Setiap pagi Pramana selalu merasakan mual dan muntah yang hebat. Sampai - sampai ketika ia bekerja, Pramana jatuh pingsan dan di bawa ke klinik perusahaan oleh Michael dan rekan seruangannya.
" Kamu makan apa sih, Pram. Sampe bisa pingsan kaya gini ? " Tanya Michael dengan raut penasaran setelah Pramana telah tersadar dari pingsannya.
Pramana tak langsung menjawab, ia masih ngelek setelah sadar dari pingsan. Apa yang sudah terjadi padanya ? Kenapa dirinya bisa tiba - tiba pingsan kaya gini ? Apa jangan - jangan...

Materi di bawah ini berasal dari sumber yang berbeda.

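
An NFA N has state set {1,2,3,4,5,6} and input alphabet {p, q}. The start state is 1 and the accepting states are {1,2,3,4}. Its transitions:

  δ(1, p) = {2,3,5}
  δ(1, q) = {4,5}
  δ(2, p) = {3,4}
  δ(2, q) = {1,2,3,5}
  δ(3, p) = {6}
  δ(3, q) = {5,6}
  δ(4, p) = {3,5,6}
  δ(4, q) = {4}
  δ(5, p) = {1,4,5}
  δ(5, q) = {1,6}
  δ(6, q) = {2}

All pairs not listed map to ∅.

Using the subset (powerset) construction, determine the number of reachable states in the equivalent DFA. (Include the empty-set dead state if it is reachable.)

Start state of the DFA: {1}.
{1} --p--> {2,3,5}  [new]
{1} --q--> {4,5}  [new]
{2,3,5} --p--> {1,3,4,5,6}  [new]
{2,3,5} --q--> {1,2,3,5,6}  [new]
{4,5} --p--> {1,3,4,5,6}  [seen]
{4,5} --q--> {1,4,6}  [new]
{1,3,4,5,6} --p--> {1,2,3,4,5,6}  [new]
{1,3,4,5,6} --q--> {1,2,4,5,6}  [new]
{1,2,3,5,6} --p--> {1,2,3,4,5,6}  [seen]
{1,2,3,5,6} --q--> {1,2,3,4,5,6}  [seen]
{1,4,6} --p--> {2,3,5,6}  [new]
{1,4,6} --q--> {2,4,5}  [new]
{1,2,3,4,5,6} --p--> {1,2,3,4,5,6}  [seen]
{1,2,3,4,5,6} --q--> {1,2,3,4,5,6}  [seen]
{1,2,4,5,6} --p--> {1,2,3,4,5,6}  [seen]
{1,2,4,5,6} --q--> {1,2,3,4,5,6}  [seen]
{2,3,5,6} --p--> {1,3,4,5,6}  [seen]
{2,3,5,6} --q--> {1,2,3,5,6}  [seen]
{2,4,5} --p--> {1,3,4,5,6}  [seen]
{2,4,5} --q--> {1,2,3,4,5,6}  [seen]
Reachable DFA states: {1}, {2,3,5}, {4,5}, {1,3,4,5,6}, {1,2,3,5,6}, {1,4,6}, {1,2,3,4,5,6}, {1,2,4,5,6}, {2,3,5,6}, {2,4,5}.

10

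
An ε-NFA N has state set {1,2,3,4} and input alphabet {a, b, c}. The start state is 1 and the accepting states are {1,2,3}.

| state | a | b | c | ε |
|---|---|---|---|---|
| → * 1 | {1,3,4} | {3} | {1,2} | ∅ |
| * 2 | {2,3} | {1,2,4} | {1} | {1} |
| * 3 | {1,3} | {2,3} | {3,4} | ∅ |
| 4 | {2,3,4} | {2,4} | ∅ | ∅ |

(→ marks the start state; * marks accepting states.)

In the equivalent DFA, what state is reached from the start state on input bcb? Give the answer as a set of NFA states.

{1,2,3,4}

Start: {1}.
δ(1,b) = {3}.
Union: {3}.
After b: {3}.
δ(3,c) = {3,4}.
Union: {3,4}.
After c: {3,4}.
δ(3,b) = {2,3}; δ(4,b) = {2,4}.
Union: {2,3,4}.
ε-closure gives {1,2,3,4}.
After b: {1,2,3,4}.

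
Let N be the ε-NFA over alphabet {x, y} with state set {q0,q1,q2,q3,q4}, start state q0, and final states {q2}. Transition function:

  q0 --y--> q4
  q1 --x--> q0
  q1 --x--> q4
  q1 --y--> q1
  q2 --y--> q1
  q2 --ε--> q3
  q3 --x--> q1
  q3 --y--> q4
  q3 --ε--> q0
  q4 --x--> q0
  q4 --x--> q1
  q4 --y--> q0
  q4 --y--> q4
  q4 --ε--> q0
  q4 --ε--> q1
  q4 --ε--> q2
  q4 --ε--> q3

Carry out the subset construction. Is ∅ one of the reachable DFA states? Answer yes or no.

yes

Start state of the DFA: {q0} (ε-closure of the NFA start).
{q0} --x--> ∅  [new]
{q0} --y--> {q0,q1,q2,q3,q4}  [new]
∅ --x--> ∅  [seen]
∅ --y--> ∅  [seen]
{q0,q1,q2,q3,q4} --x--> {q0,q1,q2,q3,q4}  [seen]
{q0,q1,q2,q3,q4} --y--> {q0,q1,q2,q3,q4}  [seen]
Reachable DFA states: {q0}, ∅, {q0,q1,q2,q3,q4}.
∅ is among them.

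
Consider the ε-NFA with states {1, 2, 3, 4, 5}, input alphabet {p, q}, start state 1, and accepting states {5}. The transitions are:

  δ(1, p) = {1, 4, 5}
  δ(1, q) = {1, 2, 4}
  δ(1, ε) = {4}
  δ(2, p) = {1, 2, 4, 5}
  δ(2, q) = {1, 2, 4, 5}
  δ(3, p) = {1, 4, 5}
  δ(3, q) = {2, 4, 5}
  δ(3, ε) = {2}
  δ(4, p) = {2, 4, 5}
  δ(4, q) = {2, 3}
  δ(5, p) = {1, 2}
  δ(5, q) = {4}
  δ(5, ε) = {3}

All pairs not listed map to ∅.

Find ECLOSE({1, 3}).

Begin with {1, 3}.
1 →ε {4}; add 4.
3 →ε {2}; add 2.
ε-closure = {1, 2, 3, 4}.

{1, 2, 3, 4}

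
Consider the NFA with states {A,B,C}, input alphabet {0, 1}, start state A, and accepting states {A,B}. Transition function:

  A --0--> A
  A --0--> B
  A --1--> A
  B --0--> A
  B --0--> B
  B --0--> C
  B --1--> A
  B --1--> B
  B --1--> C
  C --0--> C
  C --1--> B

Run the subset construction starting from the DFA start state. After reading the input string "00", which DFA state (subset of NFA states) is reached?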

" Entah. Aku sudah beberapa hari ini sering mual dan muntah. Kepala juga sering terasa pusing. " Jawab Pramana lirih.
" Udah kaya ibu hamil aja kau Pram. Persis seperti kakak ku saat Hamil Rebecca, keponakan ku. " saut Michael, dirinya jadi merasa aneh dengan penuturan Pramana.
Michael jadi ingat pas saat sang kakak hamil dulu. Kakaknya itu selalu mengeluh pusing, mual dan muntah. Sama yang di keluhkan oleh Pramana barusan. Kan ngga mungkin kalo temannya ini hamil ?
Sedangkan Pramana terdiam mendengar ucapan Michael. Apa jangan - jangan Allah mengabulkan atas doanya waktu itu ? Supaya Pramana saja yang mengalami mual, muntah dan ngidam hebat, jangan Aaliyah. Makannya ia mengalami penyakit seperti ini sekarang.
Tak apa lah ia mengalami penyiksaan yang namanya morning sickness. Biyar Pramana selalu ingat dengan dosa yang telah ia perbuat pada Aaliyah beberapa bulan yang lalu.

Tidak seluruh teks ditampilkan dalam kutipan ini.